PARNESS: A Paper Harness for End-to-End Automated Scientific Research with Dynamic Workflows, Full-Text Indexing, and Cross-Run Knowledge Accumulation
First open-source system to combine declarative pipelines, full-PDF indexing, and reusable knowledge across experiments
Existing automated research systems (AI-Scientist, PaperOrchestra, AutoSOTA, etc.) force a fixed control-flow pattern — linear pipelines, single-agent loops, or skill packs. This rigidity stems from five core problems: workflows differ by discipline, ideation is limited by LLM context size, summary-only views miss paper bodies, paper-to-code links are ignored, and no tool persists knowledge across runs into a finite context. PARNESS, built by Yuchen Wang and Zhongzhi Luan, tackles all five with four design moves.

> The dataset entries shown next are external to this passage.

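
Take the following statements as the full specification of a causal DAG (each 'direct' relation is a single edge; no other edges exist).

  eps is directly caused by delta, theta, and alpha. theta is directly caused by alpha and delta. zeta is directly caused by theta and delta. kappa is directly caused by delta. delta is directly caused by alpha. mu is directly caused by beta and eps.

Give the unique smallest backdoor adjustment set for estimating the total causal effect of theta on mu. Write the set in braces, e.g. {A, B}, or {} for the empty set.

Variables eligible for adjustment (non-descendants of theta, excluding theta and mu): {alpha, beta, delta, kappa}.
Backdoor paths from theta to mu:
  P1: theta <- alpha -> delta -> eps -> mu
  P2: theta <- alpha -> eps -> mu
  P3: theta <- delta <- alpha -> eps -> mu
  P4: theta <- delta -> eps -> mu
The empty set is not sufficient: P1 (theta <- alpha -> delta -> eps -> mu) has no collider blocking it and no conditioned non-collider, so it is open.
Try {alpha, delta}:
  P1: blocked at fork node alpha ∈ conditioning set.
  P2: blocked at fork node alpha ∈ conditioning set.
  P3: blocked at chain node delta ∈ conditioning set.
  P4: blocked at fork node delta ∈ conditioning set.
{alpha, delta} contains no descendant of theta and blocks every backdoor path.
Every element of {alpha, delta} is needed (dropping alpha leaves P2 open; dropping delta leaves P4 open), so no proper subset is valid.
Among all size-2 subsets of the eligible variables, only {alpha, delta} blocks every backdoor path, so it is the unique smallest valid adjustment set.

{alpha, delta}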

First, a thin DAG kernel with a four-field Agent contract (inputs, outputs, tools, constraints) expressed in user-editable YAML lets any discipline's loop be defined without modifying source code. Second, a full-text PDF-parsing subsystem indexes paper bodies, figures, and tables as typed objects, falling back to abstracts when needed. Third, a knowledge graph over papers, ideas, experiments, and code repositories enables scenario-typed retrieval — similar, contradictory, cross-domain, or counter-intuitive — feeding a focused slice into each LLM call. Fourth, an extension surface allows agents like Claude Code, Cursor, Copilot, and OpenCode to replace modules. PARNESS is claimed to be the first open-source system combining declarative pipelines, full-PDF and code-repository indexing, and cross-run knowledge accumulation, and has already produced a verbatim end-to-end-generated paper.
- PARNESS uses a declarative DAG kernel with YAML-defined Agent contracts, enabling any discipline's workflow loop without framework code changes.

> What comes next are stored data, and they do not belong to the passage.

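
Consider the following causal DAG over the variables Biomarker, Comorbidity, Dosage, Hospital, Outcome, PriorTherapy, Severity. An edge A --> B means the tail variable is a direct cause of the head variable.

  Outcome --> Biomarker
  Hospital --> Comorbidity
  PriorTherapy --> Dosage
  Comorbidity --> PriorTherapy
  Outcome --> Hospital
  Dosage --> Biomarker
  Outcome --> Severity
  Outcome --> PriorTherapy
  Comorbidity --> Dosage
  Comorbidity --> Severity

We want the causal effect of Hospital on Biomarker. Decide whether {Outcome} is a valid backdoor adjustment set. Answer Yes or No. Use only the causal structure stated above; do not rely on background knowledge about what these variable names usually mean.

Backdoor paths from Hospital to Biomarker (paths whose first edge points into Hospital):
  P1: Hospital <- Outcome -> PriorTherapy <- Comorbidity -> Dosage -> Biomarker
  P2: Hospital <- Outcome -> PriorTherapy -> Dosage -> Biomarker
  P3: Hospital <- Outcome -> Severity <- Comorbidity -> PriorTherapy -> Dosage -> Biomarker
  P4: Hospital <- Outcome -> Severity <- Comorbidity -> Dosage -> Biomarker
  P5: Hospital <- Outcome -> Biomarker
Condition 1 (no descendant of Hospital in the set): holds — descendants of Hospital are {Biomarker, Comorbidity, Dosage, PriorTherapy, Severity}; none are in {Outcome}.
Condition 2 (every backdoor path blocked by {Outcome}):
  P1: blocked at fork node Outcome ∈ conditioning set.
  P2: blocked at fork node Outcome ∈ conditioning set.
  P3: blocked at fork node Outcome ∈ conditioning set.
  P4: blocked at fork node Outcome ∈ conditioning set.
  P5: blocked at fork node Outcome ∈ conditioning set.
{Outcome} satisfies the backdoor criterion.

Yes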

- Full-text PDF parsing indexes paper bodies, figures, and tables as typed objects, with graceful abstract-only fallback for paywalled content.
- Knowledge graph with scenario-typed retrieval (similar, contradictory, cross-domain, counter-intuitive) surfaces targeted context into each LLM call.
Why It Matters
Automates end-to-end scientific research with flexible workflows, full-text knowledge, and cross-run persistence — a major leap for AI-driven discovery.